Sejauh mana posisi ASEAN dapat dilihat apakah nantinya utusan akan bertemu dengan NUG, organisasi yang disebut oleh junta sebagai teroris, karena dituduh mendalangi sejumlah penyerangan dan pemboman.
2. Utusan PBB dan ASEAN masih menunggu

Kedatangan Erywan Pehin Yusof dan Lim Jock Hoi masih mewakili posisi Brunei sebagai Ketua ASEAN. Sementara, organisasi kawasan ini belum menunjuk sosok yang tepat pada posisi utusan khusus ASEAN untuk Myanmar, sebagaimana hasil kesepakatan ASEAN Leaders Meeting di Jakarta, Indonesia pada April lalu.
Menteri Luar Negeri Indonesia, Retno Marsudi, pada Rabu (2/6/2021) kembali menyerukan supaya ASEAN semakin cepat untuk memilih utusan khusus tersebut.
Utusan khusus Perserikatan Bangsa-Bangsa (PBB) untuk Myanmar, Christine Schraner Burgener, juga belum menerima izin untuk melakukan perjalanan ke Myanmar. Dia mengatakan, pekan lalu, dia diberitahu oleh junta bahwa sekarang "bukan waktu yang tepat" baginya untuk pergi ke Myanmar.

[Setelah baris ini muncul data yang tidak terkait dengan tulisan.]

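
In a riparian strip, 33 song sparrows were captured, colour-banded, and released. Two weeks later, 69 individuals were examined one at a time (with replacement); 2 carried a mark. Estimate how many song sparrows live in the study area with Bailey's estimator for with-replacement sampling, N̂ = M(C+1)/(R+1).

N̂ = 33·(69+1)/(2+1) = 33·70/3 = 2310/3 = 770

N = 770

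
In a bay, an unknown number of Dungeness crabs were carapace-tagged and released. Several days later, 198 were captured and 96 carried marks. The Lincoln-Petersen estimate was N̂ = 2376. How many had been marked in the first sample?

M = 1152

From N = M·C/R: M = N·R / C = 2376·96 / 198 = 228096 / 198 = 1152.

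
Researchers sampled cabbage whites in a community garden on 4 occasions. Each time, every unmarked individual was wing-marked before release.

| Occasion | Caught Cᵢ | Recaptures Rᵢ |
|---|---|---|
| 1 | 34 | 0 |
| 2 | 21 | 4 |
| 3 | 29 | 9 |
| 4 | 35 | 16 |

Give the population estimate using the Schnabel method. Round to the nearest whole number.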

Sumber yang terlibat dalam pemilihan utusan khusus ASEAN mengungkap, Indonesia dan Thailand menjadi dua negara yang berdebat keras terkait posisi ini. Indonesia menginginkan utusan khusus diisi oleh satu orang, sementara Thailand memilih untuk dipilih dua orang atau lebih.
3. Lebih dari 800 orang meninggal

Krisis domestik Myanmar tak kunjung berhenti sejak kudeta dilancarkan pada 1 Februari 2021. Masyarakat bersatu dalam Gerakan Pembangkangan Sipil, menyerukan restorasi demokrasi dan pembebasan atas tahanan politik, termasuk Suu Kyi dan Presiden Win Myint.
Asosiasi pemantau setempat melaporkan, lebih dari 800 warga sipil meninggal akibat represivitas aparat, termasuk anak-anak. Aparat juga menyasar dokter dan perawat atas dalih menghasut kerusuhan, padahal mereka adalah garda terdepan dalam memerangi pandemik COVID-19.
Kondisi di Myanmar lebih mengkhawatirkan karena Min Aung terlihat tidak memiliki komitmen dengan konsensus lima poin hasil ASEAN Leaders Meeting yang dihelat di Jakarta, Indonesia.
Min Aung bersikukuh, dia akan melaksanakan poin-poin konsensus jika kondisi Myammar sudah kondusif. Dalih itu dia gunakan untuk memberantas etnis pemberontak yang menentang kudeta, dengan mengatakan bahwa mereka mengganggu stabilitas keamanan.